Nosotros, que nos condenamos al silencio, que rezamos por quien anteayer se llevaron las Vírgenes de agua, deseamos enterrar, en lugar de los ángeles. Nos corresponde asumir su vigilia: nos corresponde recibir su legado. Tenemos, en vez de la noción de la muerte, la sabia luz que don Alfonso dejó en Carabobo, en Venezuela. Yo trabajé diez años, al lado de este árbol centenario, cuando ya era sabio y poeta y doy fe, en nombre de quienes, como yo, tenían diecinueve años, que la prosa de don Alfonso, su palabra vital, orientadora, su vida como paradigma, hombre honesto, a toda prueba, fue el mayor acicate que tuvimos entonces. Académico a tiempo completo, poeta que tuve en la vida y en su recia voluntad el aprendizaje, supo atravesar el río y ocupar cargos públicos y servir con honestidad a toda prueba. Sabía que la sabiduría de Dios reside en la sencillez, en poseer en lugar del corazón una azucena. Pocos hombres atraviesan el mar y ganan un sitio en la historia dejando, como herencia, como escudo, el afán por el trabajo diario, la honestidad de una azucena. En estos días en que nuestro mar se ha visto turbado, en que la politiquería y la corrupción hunden las naves y tornan el azul marino en el negro de una noche que no acaba, la más leve y firme herencia que podemos recibir son estas cenizas de don Alfonso Marín, varón y caballero, venido de las montañas andinas para llenar de gloria al cielo de nuestro Carabobo. No hay valenciano que no le deba a Alfonso Marín una palabra de amistad y de aliento, una letra de esperanza, un cristal orientador sobre la base del trabajo creador.

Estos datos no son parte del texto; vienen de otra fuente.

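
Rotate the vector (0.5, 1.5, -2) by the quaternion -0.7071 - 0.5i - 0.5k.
(-1.811, 1.768, 0.311)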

¿Qué haremos nosotros, esta tarde, sin don Alfonso Marín, cuando acabemos de enterrar a unos de los últimos camorucos que quedaban? Debemos sepultar sus cenizas para tener conciencia del rocío. Llueve diciembre acá, sobre esta tumba, se abre un abanico de gloria y esperanza, las hojas que el viento esparce nos muestran el camino, el río. La Virgen y don Alfonso así lo han querido. Pocos hombres en la tierra son llamados don y éste era un don de Dios, de los pocos que Dios nos lega, por su bondad infinita, pero también, por su sabiduría. Si existiera el rocío  todos los días no existiría el rocío. Si todos los hombres tuvieran el don de don Alfonso, no hubiera existido don Alfonso. Pero existió: vivió a nuestro lado, y hoy, sabemos que la Virgen lo convidó a la playa y le dejó que se quedara con un poco de espuma. En vez de lágrimas al rocío y la luz que emana de su obra nos dan fuerza para llamar por su nombre a don Alfonso por toda la vida que nos queda. Porque hombres, poetas y sabios como él, corazón de azucena, palabra de cristal y fuego, son pocos los que en el mundo han sido.
Dejemos que los ángeles completen su deseo. El cielo parecía incompleto. En la tierra nos queda su pluma, su verbo. Sobre la tierra nos queda, para siempre, su rocío.